Члены Мира искусства были причастны ко многим значительным событиям художественной жизни, характеризующим расширение художественных контактов русских и французских художников второй половины 1900-х-первой половины и середины 1910-х годов. Этим событиям посвящен четвертый раздел данной главы: Русские в Париже. Вторая половина 1900-х - первая половина 1910-х годов. После выставки русского искусства в Осеннем Салоне 1906 года присутствие художников из России на парижской художественной сцене стало более заметным - еще одно следствие того резонанса, который эта экспозиция вызвала. Причем масштаб дарования обращавшего на себя внимание художника не был не столь важен - главное, что он происходил из России. Некоторые из тогдашних русских парижан как бы подтверждали прежнюю репутацию русской живописи как наглядного пособия для изучения экзотичной для европейцев жизни и первозданной природы этой загадочной и необъятной страны (художник А. Борисов с его сериями арктических пейзажей, имел немалый успех в Париже в 1907 году). Эксплуатировались и такие стороны русской экзотики, как кустарное производство и наивный вкус в прикладном искусстве и мотивы фольклорной архаики в произведениях профессиональных художников. Так, например, на выставках, организованных в Париже в 1907 году княгиней М. Тенишевой, были представлены ее собственные эмали, изделия кустарей из Талашкина и произведения П. Рериха, И. Билибина, А. Щусева.
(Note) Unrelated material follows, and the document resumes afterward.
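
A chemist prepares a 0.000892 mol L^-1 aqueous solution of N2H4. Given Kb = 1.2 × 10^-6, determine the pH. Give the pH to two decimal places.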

Начиная с того же 1907 года все большее число художников из России показывало свои работы в Осеннем Салоне, независимо от того, приезжали ли они специально к выставке (как, например, Л. Бакст, С. Судейкин, Н. Милиоти, П. Кузнецов), или же жили в Париже постоянно (Е. Кругликова, Н. Тархов и др.). Качественный состав русских экспонентов и Осеннего, и Салона Независимых постепенно менялся: бывшие завсегдатаи - мирискусники и голуборозовцы оттеснялись представителями новых творческих поколений. На Осенних салонах 1908-1909 годов это были К. Петров-Водкин, П. Кончаловский, И. Машков, М. Васильева и другие. К этому стоит добавить, что в середине 1900-х - начале 1910-х годов на выставках Салона Независимых и Осеннего салона В Кандинский и А. Явленский регулярно показывали свои работы, сочетавшие черты югендстиля и экспрессионизма.

Молодые и амбициозные художники, стремившиеся в радикальному преобразованию художественных систем и обретению новых путей в творчестве, все решительнее устремлялись в Париж, чтобы продолжать там свое профессиональное образование. Некоторые из них задерживались во французской столице на несколько лет (М. Шагал, Д. Штеренберг, Н. Альтман, И. Пуни, В. Баранов-Россинэ, Ю. Анненков, А. Экстер, Л. Попова, Н. Удальцова и др.), кто-то был там проездом (В. Татлин), а кто-то оставался там навсегда (С. Шаршун, А. Архипенко, X. Сутин, Ж. Липшиц, О. Цадкин, с 1915 г. - М. Ларионов и Н. Гончарова). Благодаря присутствию в Париже немалого числа художников из России естественным было создание нового их сообщества. В 1909 году на Монпарнасе (ул. Буассонад, 13) было основано Литературно-художественное общество, которое систематически устраивало выставки русских парижан совместно с другими коллегами по парижской школе.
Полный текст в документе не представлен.